Uniswap Takes on SEC
Katherine Minarik, Uniswap Labs’ chief legal officer, revealed the company’s move in a post on X, citing the recent U.S. Supreme Court ruling that rejected Chevron’s application of deference in federal agency rulemaking. “For better or worse, the Supreme Court rejected Deference to Chevron“The SEC’s proposal was wrong even with that deference – and it is even more wrong by today’s standard,” Minarik said.
Today @Uniswap Labs urged the SEC not to move forward with its proposed rulemaking that would dramatically and inappropriately expand the definition of an “exchange” to include DeFi and more.
— Katherine Minarik (@MinarikLaw) July 9, 2024
The deference granted to Chevron has historically allowed courts to defer to a federal agency’s interpretation of an ambiguous statute within its jurisdiction. The landmark decision in Loper Bright Enterprises, et al. v. Raimondo held that federal agencies must adhere more strictly to the text of the statute, which has implications for the SEC’s current enforcement actions against the crypto industry as a whole.
In the letter, Uniswap Labs details its position against the SEC’s proposal to amend the definition of a cryptocurrency “exchange” as defined in the Securities Exchange Act of 1934. The act currently defines an exchange as “a market or facility for bringing together buyers and sellers of securities.” The SEC’s proposed amendments seek to expand that definition to include not only traditional securities trading platforms, but also decentralized protocols like Uniswap.
The company’s letter expresses a strong legal position that the SEC’s broader definition is not supported by the statutory language of the Exchange Act. The letter argues that expanding the definition to include decentralized networks and technologies exceeds the scope of the law as it currently stands and would likely face legal challenges based on the Supreme Court’s recent decision. According to Minarik, this could lead to “an unlawful rule” that would waste both the Commission’s and industry’s resources.
The letter also highlights the potential legal implications by citing two recent court cases: SEC vs. Binance Holdings and SEC vs. Coinbase. In both cases, federal courts have expressed skepticism about the SEC’s approach to regulating the entire crypto industry through enforcement actions rather than clear, established rules.

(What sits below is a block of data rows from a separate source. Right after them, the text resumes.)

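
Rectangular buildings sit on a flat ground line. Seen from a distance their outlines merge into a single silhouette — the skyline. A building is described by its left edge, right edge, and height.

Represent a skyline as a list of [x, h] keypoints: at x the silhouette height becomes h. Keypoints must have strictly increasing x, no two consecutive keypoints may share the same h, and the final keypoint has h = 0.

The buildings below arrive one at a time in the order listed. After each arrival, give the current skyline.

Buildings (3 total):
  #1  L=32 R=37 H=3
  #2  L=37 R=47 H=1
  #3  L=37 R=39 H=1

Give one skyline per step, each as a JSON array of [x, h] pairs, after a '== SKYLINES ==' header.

== SKYLINES ==
[[32,3],[37,0]]
[[32,3],[37,1],[47,0]]
[[32,3],[37,1],[47,0]]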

These cases, according to Uniswap Labs, illustrate the judicial resistance to applying traditional securities laws to the decentralized aspects of the cryptocurrency market, which could indicate the likely reception of the SEC’s proposed rule changes in the courts.
Uniswap’s correspondence also suggests that the SEC should consider the impact of the Loper Bright decision and reopen the comment period on its proposal. This would allow for additional industry input given the changing legal landscape following the decision.
At press time, UNI was trading at $8.24.